Berlin : Benneter und Staffelt ringen um Listenplatz

Ulrich Zawatka-Gerlach

Nur einer kann gewinnen: Klaus Uwe Benneter oder Ditmar Staffelt. Der SPD-Generalsekretär und der Staatssekretär im Bundeswirtschaftsministerium, die beide wieder in den Bundestag wollen, streiten um den Platz 3 auf der SPD-Landesliste. Eine Kampfkandidatur mit ungewissem Ausgang. Am 7. August wird die Landesvertreterversammlung der SPD über die Liste entscheiden.

Die Parteilinke nimmt es Staffelt immer noch übel, dass er an der Gründung der skandalumwitterten Bankgesellschaft maßgeblich beteiligt war. Auch Benneter, einst ein Führungsmann der Berliner SPD-Linken, gilt nicht mehr als Erfolgsmodell. Mehrheitsfähig war er ohnehin selten. Als die Berliner SPD 2002 ihre Bundestagskandidaten aufstellte, fiel Benneter im Kampf um Platz 5 gleich zweimal durch. Es war eine große Überraschung, als er im bürgerlichen Steglitz-Zehlendorf sein Mandat direkt gewann. Das wird ihm diesmal wohl nicht gelingen, und so beansprucht Benneter den dritten Listenplatz. Unterstützt von seinem Kreisverband, dessen Vorsitzender Michael Arndt sagt: „Der ist kein Wackelkandidat!“

Aber Staffelt will den Listenplatz 3 verteidigen, den er im Februar 2002 mit 86,2 Prozent der Delegiertenstimmen errang. Der Neuköllner SPD-Kreisvorstand hat ihn bereits wieder nominiert. Gleich hinter dem Bundestagspräsidenten Wolfgang Thierse und der Haushaltsexpertin Petra Merkel, die auf den ersten beiden Plätzen der SPD-Wahlliste unangefochten sind. Neukölln ist Staffelts politische Heimat; dort schlägt das Herz der Sozialdemokraten nicht links. Im Wirtschaftsministerium habe Staffelt „an einer wichtigen Schaltstelle der Reformpolitik“ gesessen, sagt der SPD-Kreischef Fritz Felgentreu. „Wir werden keinen Wahlkampf gegen die alte Bundesregierung führen.“ Im links dominierten SPD-Landesverband steht so ein Kandidat schnell auf der Kippe. Staffelt weiß, dass er wackelt, und ist erschrocken.
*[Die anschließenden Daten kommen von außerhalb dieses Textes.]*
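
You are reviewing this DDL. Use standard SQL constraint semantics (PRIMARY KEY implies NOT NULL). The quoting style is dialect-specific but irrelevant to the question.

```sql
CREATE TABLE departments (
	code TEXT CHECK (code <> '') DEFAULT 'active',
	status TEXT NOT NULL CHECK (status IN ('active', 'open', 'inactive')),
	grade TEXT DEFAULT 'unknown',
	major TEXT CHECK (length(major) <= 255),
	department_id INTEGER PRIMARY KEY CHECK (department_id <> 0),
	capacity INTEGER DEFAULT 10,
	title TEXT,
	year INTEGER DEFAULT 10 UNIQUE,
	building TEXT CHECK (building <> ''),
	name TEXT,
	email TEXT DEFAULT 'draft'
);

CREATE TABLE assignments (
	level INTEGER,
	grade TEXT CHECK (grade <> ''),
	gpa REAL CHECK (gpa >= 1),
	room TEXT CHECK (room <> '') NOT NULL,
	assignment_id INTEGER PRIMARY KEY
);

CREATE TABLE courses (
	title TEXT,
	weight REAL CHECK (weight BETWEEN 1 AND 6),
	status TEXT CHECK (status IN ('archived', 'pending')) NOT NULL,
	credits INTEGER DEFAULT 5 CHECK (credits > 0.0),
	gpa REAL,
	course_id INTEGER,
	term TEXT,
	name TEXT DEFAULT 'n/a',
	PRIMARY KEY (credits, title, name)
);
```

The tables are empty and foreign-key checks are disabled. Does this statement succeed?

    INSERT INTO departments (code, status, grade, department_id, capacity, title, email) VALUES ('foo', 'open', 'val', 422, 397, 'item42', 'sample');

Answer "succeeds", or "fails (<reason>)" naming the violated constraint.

NOT NULL columns: department_id is supplied; status is supplied.
CHECK constraints: 'foo' satisfies (code <> ''); 'open' satisfies (status IN ('active', 'open', 'inactive')); 422 satisfies (department_id <> 0).
No constraint is violated.

succeeds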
Eine gütliche Einigung „unter Männern“ gilt als unwahrscheinlich, denn Staffelt und Benneter können sich gegenseitig nicht leiden. Nur die Chefs der drei größten SPD-Kreisverbände Steglitz-Zehlendorf, Charlottenburg-Wilmersdorf und Tempelhof-Schöneberg könnten eine Kampfkandidatur verhindern, indem sie ein allseits akzeptiertes Personalpaket schnüren. „Es ist ja noch Zeit“, sagt der Kreischef in Charlottenburg-Wilmersdorf, Christian Gaebler.

Er weiß aber auch, dass es zu viele Kandidaten für die aussichtsreichen Plätze der SPD-Wahlliste gibt. Die Chance, ein Direktmandat zu erobern, haben nur Thierse in Pankow und der Finanzpolitiker Jörg-Otto Spiller in Berlin-Mitte. Alle anderen müssen sich auf die Liste retten. Mit höchstens sieben Mandaten kann die Berliner SPD dieses Mal rechnen. Der Platz 4 ist für Mechthild Rawert, Landeschefin der Arbeitsgemeinschaft Sozialdemokratischer Frauen, reserviert. Um Platz 5 und 6 dürfen sich wieder die Männer streiten.